When discussing antisemitism, sometimes people think that it's a new phenomenon.  That following the Holocaust, Jews had nothing to worry about.  The reality is that people have very short memories. 

While looking for articles about antisemitism at Oxford University, I ran across this article, published in The Guardian in 1986.   Though thirty years have passed, it reads like it was written yesterday.  

Via Paul Bogdanor's blog:
Jewish students are increasingly becoming the targets of anti-Semitism from far-left organisations and political groups within the National Union of Students (NUS), it was claimed yesterday.
Mr Adrian Cohen, chairman of the Union of Jewish Students, cited a series of recent incidents at colleges and universities where Jews have been subjected to “overt prejudice and hostility.”

He said anti-Semitism had become a common feature of campus politics and originated from far-left groups and the National Organisation of Labour Students (NOLS), the dominant political group within the NUS.

Yesterday Jewish students at the Institute of Education in London wrote to their college authorities asking to be allowed to leave their compulsory student union following outbursts at a meeting on Friday.

The protest follows a series of incidents in the National Union of Students and at several universities and colleges.

The debate at Friday’s meeting centred on a motion by members of the Socialist Workers Student Society (SWSS) seeking to overturn a decision made at the NUS conference in April to ban a badge equating Zionism with fascism, racism and apartheid.

The motion’s proposer, Ms Jane Marriott, said that Zionism was “fundamentally racist,” claiming that “the right-wing death squads of Rabbi Meir Kahane represent the true tradition of Zionism.”

She was opposed by Mr Cohen, who was introduced is a guest speaker from the UJS to jeers and hisses.

One speaker supporting the motion pointed to a group of Jewish students sitting together and said: “We are not anti-Semitic. But those people are believing in some kind of better than thou human beings.”

Angry scenes followed when Jewish students were prevented from making a closing speech. One woman rose to protest, saying that as a Jew she felt intimidated. The SWSS group responded with a loud, ironic “ahhhh.”

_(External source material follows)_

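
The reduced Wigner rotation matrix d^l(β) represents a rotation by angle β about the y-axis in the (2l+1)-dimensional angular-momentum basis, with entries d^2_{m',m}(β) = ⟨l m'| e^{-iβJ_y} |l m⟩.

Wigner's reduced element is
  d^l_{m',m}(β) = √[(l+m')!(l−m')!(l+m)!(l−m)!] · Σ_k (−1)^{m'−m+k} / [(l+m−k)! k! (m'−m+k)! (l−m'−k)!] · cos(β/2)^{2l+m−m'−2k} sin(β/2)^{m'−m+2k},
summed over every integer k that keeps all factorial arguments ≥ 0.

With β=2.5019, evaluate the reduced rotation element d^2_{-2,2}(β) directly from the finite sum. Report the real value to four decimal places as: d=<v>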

Mr Cohen said later that behaviour which would never be tolerated towards black students was being directed against Jews with increasing frequency.

In several campuses, the equation of Zionism with racism has led to attempts to ban Jewish societies, and Jewish students have repeatedly been prevented from speaking in Middle East debates.

Mr Justin Trenner described an experience at Swansea University: “I wanted to speak because this was a subject of Jewish interest. I was stopped by a large majority because I might be Zionist, and therefore racist.”

At Leeds University, an exhibition last term about the holocaust was defaced by slogans claiming that Jews were concentration camp “kapos” in Israel.

During the exhibition, two men burst into the office of Mr Rob Minshull, a union sabbatical officer. He said they shouted “you Jewish bastard, we’re going to sort you out,” attacked him and broke his nose.